The House: Considering reform

Last month, Mark Jarvis wrote here about potential parliamentary reforms as part of our series on the House. Shortly thereafter he asked if I had any thoughts on what he’d written and eventually I got around to writing something down. In the interests of continuing the discussion, here is the email I sent to him last week.

Let me state from the outset that I am not a professional constitutional scholar. Or even an amateur constitutional scholar. I am merely paid to put on a suit most week days and spend inordinate amounts of time watching politicians more closely than is probably advisable.

My woeful inadequacies thus acknowledged from the outset, I will happily offer a few thoughts.

First and foremost, I’m a big fan of writing things down. Unwritten rules are easily ignored. At the very least, they leave much room for debate—in many cases, too much room for debate. As such, I support the idea of establishing our own version of New Zealand’s cabinet manual. For the sake of everyone involved, we should arrive at some universal understanding of the rules.

There is probably a pretty easy argument to be made that we—as a country, from the general population to the press gallery to the politicians—fundamentally misunderstand or, perhaps more accurately, mistreat the notion of minority government. Or at least that we have strayed in our popular perception from a strict academic reading of what a minority Parliament means. There’s a debate to be had about popular will, academic purity and what constitutes legitimacy in a democracy, but ultimately we need some basis of understanding for how our ancient system was designed to function.
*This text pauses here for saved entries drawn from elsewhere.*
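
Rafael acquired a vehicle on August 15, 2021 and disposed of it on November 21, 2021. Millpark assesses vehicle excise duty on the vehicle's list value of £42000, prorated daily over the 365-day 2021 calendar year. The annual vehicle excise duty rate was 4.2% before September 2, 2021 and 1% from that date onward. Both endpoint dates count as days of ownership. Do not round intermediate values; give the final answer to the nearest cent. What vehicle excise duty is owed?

£180.20

August 15 – September 1, 2021: 18 days at 4.2% → £42000 × 4.2% × 18/365 = £86.9918
September 2 – November 21, 2021: 81 days at 1% → £42000 × 1% × 81/365 = £93.2055
Total = £180.1973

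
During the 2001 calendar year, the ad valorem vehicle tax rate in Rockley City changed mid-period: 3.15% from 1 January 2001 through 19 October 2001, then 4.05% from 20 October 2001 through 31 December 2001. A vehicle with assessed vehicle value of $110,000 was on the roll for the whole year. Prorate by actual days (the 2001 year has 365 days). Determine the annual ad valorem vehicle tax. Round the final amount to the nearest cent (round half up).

1 January – 19 October 2001: 292 days at 3.15% → $110,000 × 3.15% × 292/365 = $2,772.0000
20 October – 31 December 2001: 73 days at 4.05% → $110,000 × 4.05% × 73/365 = $891.0000
Total = $3,663.0000

$3,663.00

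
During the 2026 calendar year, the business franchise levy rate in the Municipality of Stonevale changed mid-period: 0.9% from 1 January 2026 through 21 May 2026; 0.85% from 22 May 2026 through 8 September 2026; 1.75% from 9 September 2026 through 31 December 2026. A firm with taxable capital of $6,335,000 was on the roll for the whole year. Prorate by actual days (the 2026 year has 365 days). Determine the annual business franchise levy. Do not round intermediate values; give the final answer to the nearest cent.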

Your three reforms would obviously go a step further, introducing new rules to that system, but they seem to me to be in keeping with the spirit of the system as I have come to regard it: where Parliament and the individual men and women residing there are supreme. They also have the happy consequence of dealing with the most powerful corrupting influence on minority parliament: the constant possibility of an election.

If there’s one thing that has most made a mess of the last three years it is this. That an election might result becomes the dominant factor in every discussion and every debate. It is the prism through which the events around Parliament are understood. It defines and dictates news coverage. Political leadership becomes a test of manhood based on one’s ability to force his rivals into difficult spots. One could spend a lot of time lamenting for this and talking about how it should be somehow different—much like the fabled question of decorum in the House—but I suspect change will require something in writing. Like it will if Question Period is to be reformed (as in the case of Michael Chong’s reforms). Like it will if MPs are to be more individually significant (in the case of amending the Elections Act).

Ultimately we are in need of two things: a widely agreed upon and written understanding of how our system is to work and meaningful parliamentary reform. We need both a guide and a few changes to the rules. Of the latter, we need to be—as you argue—clear, specific and grounded in law. Change can’t be some vague spirit, nor is it likely to be massive and sweeping (sorry fans of proportional representation). It will, in many ways, be technical. But unlike so much else, if done correctly, it will be real and lasting and vital to the most vital thing of all: our democracy.